Golang HTML parsing via pups

Source: Internet
Author: User
This is a creation in Article, where the information may have evolved or changed.

I added a search function to my website last week to automatically crawl my blog and other people's CSDN blog. Crawl through RSS. This data format specification, easy to parse. The problem is less information. Later found in the HTML source code, there will be a convenient search engine indexed meta fields, can point to the author and details. Take the example of my blog, "Golang implementation HTTP to send gzip requests." The information inside is meta as follows:

<meta charset="utf-8"><meta name="description" content="beego的httplib不支持发送gzip请求,自己研究了一下。"><meta name="author" content="Bryce"><meta name="google-translate-customization" content="a4136e955b3e09f2-45a74b56dc13e741-gf616ffda6e6360e0-11"><meta name="viewport" content="width=device-width, initial-scale=1.0">

Checked, General people through xpath the analysis. Have a ready- https://github.com/go-xmlpath/xmlpath made package, follow the instructions to do it, no. Look at the source code, this package is encoding/xml implemented internally, if the HTML code has a problem, the label is not strictly in accordance with the specifications written, there will be a parsing problem. Similarly, it is not possible to treat HTML as XHTML.

Later found a magical tool https://github.com/EricChiang/pup to install by command go get github.com/ericchiang/pup . It can be called through a pipeline:

To fetch the author and the profile directly, you can use the following command:

This package can solve my problem perfectly, went in to look at the source code, found the package name is main , another is because it is used to parse HTML is not so convenient, think, I embarrassed or use cmd the way through the pipeline execution.

req := httplib.Get("http://blog.cyeam.com/golang/2014/11/29/golang_gzip/")res, err := req.Bytes()if err != nil {panic(err)}cmd := exec.Command("pup", `head meta`)stdin, err := cmd.StdinPipe()if err != nil {panic(err)}// defer stdin.Close()var output bytes.Buffercmd.Stdout = &outputif err = cmd.Start(); err != nil { //Use start, not runfmt.Println("An error occured: ", err) //replace with logger, or anything you want}stdin.Write(res)stdin.Close()if err := cmd.Wait(); err != nil {panic(err)}fmt.Println(string(output.Bytes())) //for debug

Through the shell command line pipeline is | implemented through the Golang code, which needs to be exec provided through the package Stdin implementation. Writes the content to the standard input stream, which is equivalent to the pipeline input. Finished writing to close the input stream stdin.Close() , if not closed, the input stream will not be written ...

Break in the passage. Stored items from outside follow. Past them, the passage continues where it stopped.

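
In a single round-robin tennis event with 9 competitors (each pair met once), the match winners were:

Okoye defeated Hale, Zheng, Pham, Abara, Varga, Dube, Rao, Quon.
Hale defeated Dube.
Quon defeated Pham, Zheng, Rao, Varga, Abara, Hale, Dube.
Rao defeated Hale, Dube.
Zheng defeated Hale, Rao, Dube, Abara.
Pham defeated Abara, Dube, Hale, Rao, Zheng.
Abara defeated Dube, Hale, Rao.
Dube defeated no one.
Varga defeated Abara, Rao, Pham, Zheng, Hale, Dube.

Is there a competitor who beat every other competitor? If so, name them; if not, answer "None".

Okoye

Okoye has 8 wins out of 8 opponents — a perfect record.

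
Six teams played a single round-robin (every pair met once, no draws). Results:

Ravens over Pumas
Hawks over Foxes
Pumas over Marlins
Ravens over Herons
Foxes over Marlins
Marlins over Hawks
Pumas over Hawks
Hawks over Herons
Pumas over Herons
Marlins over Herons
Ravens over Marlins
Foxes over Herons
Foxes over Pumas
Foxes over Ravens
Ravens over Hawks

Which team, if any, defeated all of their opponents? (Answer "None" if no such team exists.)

Highest win total is Ravens with 4 (out of 5 possible).
Ravens lost to Foxes, so no team went undefeated.

None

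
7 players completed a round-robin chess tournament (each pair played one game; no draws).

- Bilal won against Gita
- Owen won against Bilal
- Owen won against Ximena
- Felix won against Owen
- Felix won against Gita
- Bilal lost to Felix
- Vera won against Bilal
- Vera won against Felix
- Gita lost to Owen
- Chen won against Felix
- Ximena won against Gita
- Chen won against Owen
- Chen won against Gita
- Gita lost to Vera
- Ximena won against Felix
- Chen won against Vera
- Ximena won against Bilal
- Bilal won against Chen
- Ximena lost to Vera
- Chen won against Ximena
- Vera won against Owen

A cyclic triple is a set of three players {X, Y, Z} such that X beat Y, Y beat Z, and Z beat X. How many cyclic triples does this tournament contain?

Win totals: Chen 5, Vera 5, Gita 0, Bilal 2, Owen 3, Ximena 3, Felix 3.
A player with w wins dominates both others in C(w,2) triples; summing gives 10 + 10 + 0 + 1 + 3 + 3 + 3 = 30 transitive triples.
Total triples C(7,3) = 35, so cyclic triples = 35 − 30 = 5.

5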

Please refer to the complete source code in this article.

###### References + "1" package exec-the Go Programming language+ "2" Golang explanation (Go language) standard library analysis Os/exec-widuu

Original link: Golang through the pup HTML parsing, reproduced please indicate the source!

Related Article

Contact Us

The content source of this page is from Internet, which doesn't represent Alibaba Cloud's opinion; products and services mentioned on that page don't have any relationship with Alibaba Cloud. If the content of the page makes you feel confusing, please write us an email, we will handle the problem within 5 days after receiving your email.

If you find any instances of plagiarism from the community, please send an email to: info-contact@alibabacloud.com and provide relevant evidence. A staff member will contact you within 5 working days.

A Free Trial That Lets You Build Big!

Start building with 50+ products and up to 12 months usage for Elastic Compute Service

  • Sales Support

    1 on 1 presale consultation

  • After-Sales Support

    24/7 Technical Support 6 Free Tickets per Quarter Faster Response

  • Alibaba Cloud offers highly flexible support services tailored to meet your exact needs.